Koefisien Gini sebesar 0,36 menunjukkan ketimpangan yang signifikan, tingkat yang tidak hanya tinggi tetapi juga berpotensi berbahaya. Disparitas ekonomi seperti ini, jika tidak diatasi, dapat memicu konflik sosial, kerusuhan, atau bahkan perang saudara yang berkepanjangan.

Koefisien Gini merupakan indikator utama dari ketimpangan kekayaan dalam suatu negara. Koefisien Gini ekonomi sebesar 0,36 berarti bahwa 1% terkaya di Indonesia memiliki 36% dari kekayaan negara.

Jika populasi Indonesia adalah 270 juta, ini berarti bahwa 36% dari kekayaan negara dimiliki oleh hanya 2,7 juta orang. Sisanya, yaitu 64%, dibagi di antara 267,3 juta orang.

Perhitungan terbaru menunjukkan bahwa kekayaan gabungan empat orang terkaya di Indonesia melebihi kekayaan dari 100 juta orang termiskin.

Koefisien Gini untuk kepemilikan tanah bahkan lebih mengkhawatirkan. Data yang dirilis oleh Kementerian Agraria dan Tata Ruang/Badan Pertanahan Nasional pada tahun 2020 menunjukkan koefisien Gini kepemilikan tanah sebesar 0,67, yang berarti 1% terkaya di Indonesia, sekitar 2,6 juta orang, memiliki 67% dari tanah di Indonesia. Angka ini telah membaik belakangan ini karena pemerintah secara aktif mendistribusikan sertifikat tanah.

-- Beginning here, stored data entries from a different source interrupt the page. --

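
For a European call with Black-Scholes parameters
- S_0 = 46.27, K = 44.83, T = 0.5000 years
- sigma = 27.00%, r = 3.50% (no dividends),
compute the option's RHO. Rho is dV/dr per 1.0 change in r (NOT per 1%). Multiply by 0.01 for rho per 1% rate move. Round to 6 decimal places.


Answer: Rho = 12.428685

Derivation:
d1 = 0.3527218579; d2 = 0.1618030270
phi(d1) = 0.3748816557; exp(-qT) = 1.0000000000; exp(-rT) = 0.9826522357
N(d2) = 0.5642695154
Rho = K*T*exp(-rT)*N(d2) = 44.8300 * 0.5000 * 0.9826522357 * 0.5642695154 = 12.428685


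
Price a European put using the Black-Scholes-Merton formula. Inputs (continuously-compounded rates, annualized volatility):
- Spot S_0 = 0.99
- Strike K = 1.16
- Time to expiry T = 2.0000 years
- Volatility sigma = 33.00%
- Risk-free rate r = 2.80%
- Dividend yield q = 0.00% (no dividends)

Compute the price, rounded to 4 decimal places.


Answer: Price = 0.2505

Derivation:
d1 = (ln(S/K) + (r - q + 0.5*sigma^2) * T) / (sigma * sqrt(T)) = 0.01377714
d2 = d1 - sigma * sqrt(T) = -0.45291334
exp(-rT) = 0.94553914; exp(-qT) = 1.00000000
P = K * exp(-rT) * N(-d2) - S_0 * exp(-qT) * N(-d1)
N(-d1) = 0.49450389; N(-d2) = 0.67469443
P = 1.1600 * 0.94553914 * 0.67469443 - 0.9900 * 1.00000000 * 0.49450389 = 0.2505


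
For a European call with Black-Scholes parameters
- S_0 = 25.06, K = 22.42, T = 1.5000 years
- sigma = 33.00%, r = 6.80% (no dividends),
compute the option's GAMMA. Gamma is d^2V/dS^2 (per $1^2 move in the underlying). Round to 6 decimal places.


d1 = 0.7298849292; d2 = 0.3257191216
phi(d1) = 0.3056530823; exp(-qT) = 1.0000000000; exp(-rT) = 0.9030295517
Gamma = exp(-qT) * phi(d1) / (S * sigma * sqrt(T)) = 1.0000000000 * 0.3056530823 / (25.0600 * 0.3300 * 1.2247448714) = 0.030178

Answer: Gamma = 0.030178


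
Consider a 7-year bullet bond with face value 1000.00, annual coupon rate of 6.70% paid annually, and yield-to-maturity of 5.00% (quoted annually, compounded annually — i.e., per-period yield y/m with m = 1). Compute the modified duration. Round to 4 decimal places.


Answer: Modified duration = 5.5927

Derivation:
Coupon per period c = face * coupon_rate / m = 67.000000
Periods per year m = 1; per-period yield y/m = 0.050000
Number of cashflows N = 7
Cashflows (t years, CF_t, discount factor 1/(1+y/m)^(m*t), PV):
  t = 1.0000: CF_t = 67.000000, DF = 0.952381, PV = 63.809524
  t = 2.0000: CF_t = 67.000000, DF = 0.907029, PV = 60.770975
  t = 3.0000: CF_t = 67.000000, DF = 0.863838, PV = 57.877119
  t = 4.0000: CF_t = 67.000000, DF = 0.822702, PV = 55.121066
  t = 5.0000: CF_t = 67.000000, DF = 0.783526, PV = 52.496253
  t = 6.0000: CF_t = 67.000000, DF = 0.746215, PV = 49.996432
  t = 7.0000: CF_t = 1067.000000, DF = 0.710681, PV = 758.296979
Price P = sum_t PV_t = 1098.368348
First compute Macaulay numerator sum_t t * PV_t:
  t * PV_t at t = 1.0000: 63.809524
  t * PV_t at t = 2.0000: 121.541950
  t * PV_t at t = 3.0000: 173.631357
  t * PV_t at t = 4.0000: 220.484263
  t * PV_t at t = 5.0000: 262.481266
  t * PV_t at t = 6.0000: 299.978589
  t * PV_t at t = 7.0000: 5308.078855
Macaulay duration D = 6450.005804 / 1098.368348 = 5.872352
Modified duration = D / (1 + y/m) = 5.872352 / (1 + 0.050000) = 5.592716


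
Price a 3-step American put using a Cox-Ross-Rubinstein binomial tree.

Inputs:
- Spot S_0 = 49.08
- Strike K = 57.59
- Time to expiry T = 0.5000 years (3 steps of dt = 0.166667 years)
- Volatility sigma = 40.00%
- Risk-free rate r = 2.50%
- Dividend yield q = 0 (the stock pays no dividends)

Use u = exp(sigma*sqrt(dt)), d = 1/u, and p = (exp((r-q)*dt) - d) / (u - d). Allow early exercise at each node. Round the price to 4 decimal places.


dt = T/N = 0.166667
u = exp(sigma*sqrt(dt)) = 1.177389; d = 1/u = 0.849337
p = (exp((r-q)*dt) - d) / (u - d) = 0.471993
Discount per step: exp(-r*dt) = 0.995842
Stock lattice S(k, i) with i counting down-moves:
  k=0: S(0,0) = 49.0800
  k=1: S(1,0) = 57.7863; S(1,1) = 41.6855
  k=2: S(2,0) = 68.0369; S(2,1) = 49.0800; S(2,2) = 35.4050
  k=3: S(3,0) = 80.1059; S(3,1) = 57.7863; S(3,2) = 41.6855; S(3,3) = 30.0708
Terminal payoffs V(N, i) = max(K - S_T, 0):
  V(3,0) = 0.000000; V(3,1) = 0.000000; V(3,2) = 15.904543; V(3,3) = 27.519228
Backward induction: V(k, i) = exp(-r*dt) * [p * V(k+1, i) + (1-p) * V(k+1, i+1)]; then take max(V_cont, immediate exercise) for American.
  V(2,0) = exp(-r*dt) * [p*0.000000 + (1-p)*0.000000] = 0.000000; exercise = 0.000000; V(2,0) = max -> 0.000000
  V(2,1) = exp(-r*dt) * [p*0.000000 + (1-p)*15.904543] = 8.362787; exercise = 8.510000; V(2,1) = max -> 8.510000
  V(2,2) = exp(-r*dt) * [p*15.904543 + (1-p)*27.519228] = 21.945543; exercise = 22.185002; V(2,2) = max -> 22.185002
  V(1,0) = exp(-r*dt) * [p*0.000000 + (1-p)*8.510000] = 4.474653; exercise = 0.000000; V(1,0) = max -> 4.474653
  V(1,1) = exp(-r*dt) * [p*8.510000 + (1-p)*22.185002] = 15.665084; exercise = 15.904543; V(1,1) = max -> 15.904543
  V(0,0) = exp(-r*dt) * [p*4.474653 + (1-p)*15.904543] = 10.466011; exercise = 8.510000; V(0,0) = max -> 10.466011

Answer: Price = V(0,0) = 10.4660


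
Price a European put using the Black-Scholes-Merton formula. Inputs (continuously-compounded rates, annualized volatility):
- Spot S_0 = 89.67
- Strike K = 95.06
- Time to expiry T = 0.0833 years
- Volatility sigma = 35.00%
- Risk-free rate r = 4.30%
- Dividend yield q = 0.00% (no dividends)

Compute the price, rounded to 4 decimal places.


d1 = (ln(S/K) + (r - q + 0.5*sigma^2) * T) / (sigma * sqrt(T)) = -0.49188186
d2 = d1 - sigma * sqrt(T) = -0.59289795
exp(-rT) = 0.99642451; exp(-qT) = 1.00000000
P = K * exp(-rT) * N(-d2) - S_0 * exp(-qT) * N(-d1)
N(-d1) = 0.68859857; N(-d2) = 0.72337527
P = 95.0600 * 0.99642451 * 0.72337527 - 89.6700 * 1.00000000 * 0.68859857 = 6.7716

Answer: Price = 6.7716


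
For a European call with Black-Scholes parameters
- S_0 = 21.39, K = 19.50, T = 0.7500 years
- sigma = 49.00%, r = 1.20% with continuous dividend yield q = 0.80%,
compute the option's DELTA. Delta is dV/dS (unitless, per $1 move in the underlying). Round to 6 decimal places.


Answer: Delta = 0.665031

Derivation:
d1 = 0.4372463467; d2 = 0.0128938988
phi(d1) = 0.3625725390; exp(-qT) = 0.9940179641; exp(-rT) = 0.9910403788
N(d1) = 0.6690336493
Delta = exp(-qT) * N(d1) = 0.9940179641 * 0.6690336493 = 0.665031


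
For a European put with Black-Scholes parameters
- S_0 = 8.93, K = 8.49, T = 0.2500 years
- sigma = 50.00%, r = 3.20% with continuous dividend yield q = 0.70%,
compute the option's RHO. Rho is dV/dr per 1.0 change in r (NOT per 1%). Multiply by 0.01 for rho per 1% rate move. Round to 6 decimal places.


d1 = 0.3521095783; d2 = 0.1021095783
phi(d1) = 0.3749625552; exp(-qT) = 0.9982515304; exp(-rT) = 0.9920319148
N(-d2) = 0.4593348492
Rho = -K*T*exp(-rT)*N(-d2) = -8.4900 * 0.2500 * 0.9920319148 * 0.4593348492 = -0.967170

Answer: Rho = -0.967170


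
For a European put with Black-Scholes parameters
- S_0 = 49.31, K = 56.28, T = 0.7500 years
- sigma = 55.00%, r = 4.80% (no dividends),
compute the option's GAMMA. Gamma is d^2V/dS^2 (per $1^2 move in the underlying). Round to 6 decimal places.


d1 = 0.0361634741; d2 = -0.4401504980
phi(d1) = 0.3986814979; exp(-qT) = 1.0000000000; exp(-rT) = 0.9646402935
Gamma = exp(-qT) * phi(d1) / (S * sigma * sqrt(T)) = 1.0000000000 * 0.3986814979 / (49.3100 * 0.5500 * 0.8660254038) = 0.016975

Answer: Gamma = 0.016975


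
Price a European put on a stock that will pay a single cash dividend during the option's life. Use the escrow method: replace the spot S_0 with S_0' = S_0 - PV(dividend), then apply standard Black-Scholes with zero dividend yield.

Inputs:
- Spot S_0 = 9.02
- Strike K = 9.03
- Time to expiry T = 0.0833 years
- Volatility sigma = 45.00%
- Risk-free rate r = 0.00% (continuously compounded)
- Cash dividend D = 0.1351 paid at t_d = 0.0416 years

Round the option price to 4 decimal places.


PV(D) = D * exp(-r * t_d) = 0.1351 * 1.00000000 = 0.13510000
S_0' = S_0 - PV(D) = 9.0200 - 0.13510000 = 8.88490000
d1 = (ln(S_0'/K) + (r + sigma^2/2)*T) / (sigma*sqrt(T)) = -0.05978723
d2 = d1 - sigma*sqrt(T) = -0.18966506
exp(-rT) = 1.00000000
N(-d1) = 0.52383745; N(-d2) = 0.57521420
P = K * exp(-rT) * N(-d2) - S_0' * N(-d1) = 9.0300 * 1.00000000 * 0.57521420 - 8.88490000 * 0.52383745 = 0.5399

Answer: Price = 0.5399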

Perbincangan mengenai ketimpangan, Prabowo Subianto juga merujuk pada buku karya Niall Ferguson yang berjudul “The Great Degeneration.” Ferguson melakukan wawancara dengan ribuan pemimpin ekonomi dan CEO dari perusahaan-perusahaan global terkemuka. Mereka ditanya, “Apa yang menurut Anda merupakan ancaman terbesar terhadap ekonomi global, terutama di pasar-pasar negara berkembang?”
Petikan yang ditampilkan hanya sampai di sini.